XEP-0198 resume failure reconnect: resending of MUC messages

Georg_Lukas · November 27, 2018, 2:54pm

When a 0198-enabled session has stanzas queued, and the resume attempt fails, XMPPTCPConnection will re-send the unacked stanzas (via previouslyUnackedStanzas) right after the bind.

This has multiple issues:

some of the stanzas don’t make sense any more (especially IQ requests and responses are probably timed out already)
outgoing messages will appear as if they were sent right now instead of being delayed for a considerable amount of time
outgoing MUC messages will fail (right after the new bind, we are not joined to any MUCs anymore)

It would be great to have an API that either:

informs the client via a Listener that can manipulate/remove the stanzas before they are sent, or
bounces all the queued stanzas back to the client, allowing it to re-queue them manually, e.g. with added <delay> or after joining the respective MUCs.

Flow · November 27, 2018, 8:40pm

It is certainly desirable to provide the user with more control about which stanzas are getting resend after a stream resumption. No doubt about that. I haven’t made up my mind about how the API, that we expose to the user, should look like and be designed. I think there may be a few little pitfalls. Looking forward for you concrete proposal, ideally as working code.

Two remarks about the issues you mentioned below:

That is not really true for a “short” GSM ↔ WLan switch, isn’t it? And even if you have been offline a little longer, sending the IQ may still be sensible.

Does this lead to adding a <delay/> to stanzas that got delayed because of a broken and then resumed stream? It sure can’t hurt to have that. But I see SM mostly as tool for network connectivity switches, not for devices being offline for an extended period of time, that is why I don’t see that much value in that. But again, it can’t hurt, and maybe I am missing something?

Georg_Lukas · November 28, 2018, 8:56am

We are talking about the “resume failed” use case, so it’s longer than 5 minutes in typical deployments.

One could indeed argue that, however there is no hard line for that. How long a transmission delay does justify adding a <delay>? 10 seconds? A minute? 5 minutes?

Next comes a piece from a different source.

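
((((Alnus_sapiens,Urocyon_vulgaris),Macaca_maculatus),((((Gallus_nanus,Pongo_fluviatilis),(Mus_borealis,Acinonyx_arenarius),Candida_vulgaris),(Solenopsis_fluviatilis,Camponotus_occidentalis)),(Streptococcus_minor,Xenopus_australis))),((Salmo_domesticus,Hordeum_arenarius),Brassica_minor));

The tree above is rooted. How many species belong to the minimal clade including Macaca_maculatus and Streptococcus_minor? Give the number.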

The logic in yaxim works as follows:

if there is a connection, send the message right away
if we know we are not currently connected+authenticated (even during a short switch 3G/WiFi), store the message with a timestamp for later delivery
send all pending messages after resume/reconnect

So in fact, the above described issue only affects the messages that I send while yaxim is still “connected”, i.e. network traffic gets blackholed, and then SM resumption fails.

Regarding the API, I’ll be glad to implement one, but I’m not sure if you’ll like it. It would go like this:

mirror the (add|remove|removeAll)StanzaAcknowledgedListener() functions into (add|remove|removeAll)StanzaDroppedListener()
if at least one StanzaDroppedListener is registered, feed all of previouslyUnackedStanzas into it and drop the list (*)
send all of previouslyUnackedStanzas if no StanzaDroppedListener is available

(*) This would be compatible to the current behavior, but slightly surprising from an API design point. Maybe it would be better to have an explicit configuration option to resend queued stanzas after a failed resume?